I presume that environment variables are also available in the command as you’ve set it now
r

Robert Banick

05/19/2023, 6:10 PM
Where in the UI would they show up — under the ECSTask or Deployments? I’m guessing this is for an ECS Worker?
z

Zanie

05/19/2023, 6:27 PM
What do you mean?
r

Robert Banick

05/19/2023, 7:49 PM
Hi sorry I don’t fully understand how the workers interact with the UI so am not well equipped to use what you said — but thank you. We’ll put this on our road map to move over to a worker when time allows.
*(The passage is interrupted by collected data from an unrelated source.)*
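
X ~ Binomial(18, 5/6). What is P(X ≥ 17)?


P(X ≥ 17) = Σ P(X=i) for i=17..18
P(X=17) = 762939453125/5642219814912
P(X=18) = 3814697265625/101559956668416
Sum = 17547607421875/101559956668416

P(X ≥ 17) = 17547607421875/101559956668416 ≈ 17.28%


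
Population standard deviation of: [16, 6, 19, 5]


Mean = 46/4 = 23/2
  (16-23/2)²=81/4
  (6-23/2)²=121/4
  (19-23/2)²=225/4
  (5-23/2)²=169/4
Σ(x-μ)² = 149
σ² = 149/4

σ = √(149/4) ≈ 6.1033


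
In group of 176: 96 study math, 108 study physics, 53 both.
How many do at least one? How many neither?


|A∪B| = 96+108-53 = 151
Neither = 176-151 = 25

At least one: 151; Neither: 25


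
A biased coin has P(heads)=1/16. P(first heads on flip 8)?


Geometric: P(X=8) = (1-p)^(k-1)×p = (15/16)^7×1/16 = 170859375/4294967296

P(X=8) = 170859375/4294967296 ≈ 3.98%


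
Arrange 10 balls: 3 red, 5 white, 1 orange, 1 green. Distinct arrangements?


10!/(3!×5!×1!×1!) = 5040

5040


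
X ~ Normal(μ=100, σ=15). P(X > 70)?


z = (70-100)/15 = -2.0
P(X > 70) = 1 - P(Z ≤ -2.0) = 1 - 0.0228 = 0.9772

P(X > 70) ≈ 0.9772


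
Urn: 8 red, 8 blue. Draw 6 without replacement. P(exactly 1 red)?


Hypergeometric: C(8,1)×C(8,5)/C(16,6)
= 8×56/8008 = 8/143

P(X=1) = 8/143 ≈ 5.59%


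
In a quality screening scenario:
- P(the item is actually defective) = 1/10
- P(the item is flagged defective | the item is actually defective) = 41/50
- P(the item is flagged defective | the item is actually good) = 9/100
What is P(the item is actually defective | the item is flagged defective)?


Using Bayes' theorem:
P(A|B) = P(B|A)·P(A) / P(B)

P(the item is flagged defective) = 41/50 × 1/10 + 9/100 × 9/10
= 41/500 + 81/1000 = 163/1000

P(the item is actually defective|the item is flagged defective) = (41/500) / (163/1000) = 82/163

P(the item is actually defective|the item is flagged defective) = 82/163 ≈ 50.31%


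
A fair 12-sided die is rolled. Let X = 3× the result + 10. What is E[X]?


E[die] = (1+12)/2 = 13/2
E[X] = 3×13/2 + 10 = 59/2

E[X] = 59/2


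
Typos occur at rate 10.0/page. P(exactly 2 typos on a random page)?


Poisson(λ=10.0): P(X=2) = e^(-λ)×λ^k/k!
= e^(-10.0) × 10.0^2 / 2!
≈ 4.539992976e-05 × 100 / 2 ≈ 0.002270

P(X=2) ≈ 0.002270 ≈ 0.23%


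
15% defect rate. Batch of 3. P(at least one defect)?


P(all good) = (17/20)^3 = 4913/8000
P(≥1 defect) = 3087/8000

P = 3087/8000 ≈ 38.59%


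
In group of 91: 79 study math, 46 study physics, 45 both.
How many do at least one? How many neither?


|A∪B| = 79+46-45 = 80
Neither = 91-80 = 11

At least one: 80; Neither: 11


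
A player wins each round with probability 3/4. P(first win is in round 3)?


Geometric: P(X=3) = (1-p)^(k-1)×p = (1/4)^2×3/4 = 3/64

P(X=3) = 3/64 ≈ 4.69%


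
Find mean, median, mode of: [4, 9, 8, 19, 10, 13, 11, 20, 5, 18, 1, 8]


Sorted: [1, 4, 5, 8, 8, 9, 10, 11, 13, 18, 19, 20]
Mean = 126/12 = 21/2
Median = 19/2
Freq: {4: 1, 9: 1, 8: 2, 19: 1, 10: 1, 13: 1, 11: 1, 20: 1, 5: 1, 18: 1, 1: 1}
Mode: [8]

Mean=21/2, Median=19/2, Mode=8


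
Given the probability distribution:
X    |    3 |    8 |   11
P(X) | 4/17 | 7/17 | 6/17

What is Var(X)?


E[X] = 134/17
E[X²] = 1210/17
Var(X) = E[X²] - (E[X])² = 1210/17 - 17956/289 = 2614/289

Var(X) = 2614/289 ≈ 9.0450


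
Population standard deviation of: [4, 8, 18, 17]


Mean = 47/4
  (4-47/4)²=961/16
  (8-47/4)²=225/16
  (18-47/4)²=625/16
  (17-47/4)²=441/16
Σ(x-μ)² = 563/4
σ² = (563/4)/4 = 563/16

σ = √(563/16) ≈ 5.9319


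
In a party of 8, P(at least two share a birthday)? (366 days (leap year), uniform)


P(all different) = Π(366-i)/366 for i=0..7
= 0.925861
P(match) = 1 - 0.925861 = 0.074139

P ≈ 0.0741 ≈ 7.41%


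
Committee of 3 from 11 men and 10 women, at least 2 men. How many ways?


Count by #men:
  2M,1W: C(11,2)×C(10,1)=550
  3M,0W: C(11,3)×C(10,0)=165
Total = 715

715


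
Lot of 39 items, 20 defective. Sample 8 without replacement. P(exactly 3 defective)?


Hypergeometric: C(20,3)×C(19,5)/C(39,8)
= 1140×11628/61523748 = 1140/5291

P(X=3) = 1140/5291 ≈ 21.55%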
For now we recreated the essential functionality by coding the relevant if/fi conditions from
entrypoint.sh
into the command of our ECSTask, like so
command=["bash", "-c", 'if [ ! -z "$EXTRA_PIP_PACKAGES" ]; then pip install $EXTRA_PIP_PACKAGES; fi && python -m prefect.engine'],
This allows us to use
$EXTRA_PIP_PACKAGES
overrides from within the UI as if the script were being run. Thank you so much for your support @Zanie, I would have lost days on this before I figured it out otherwise!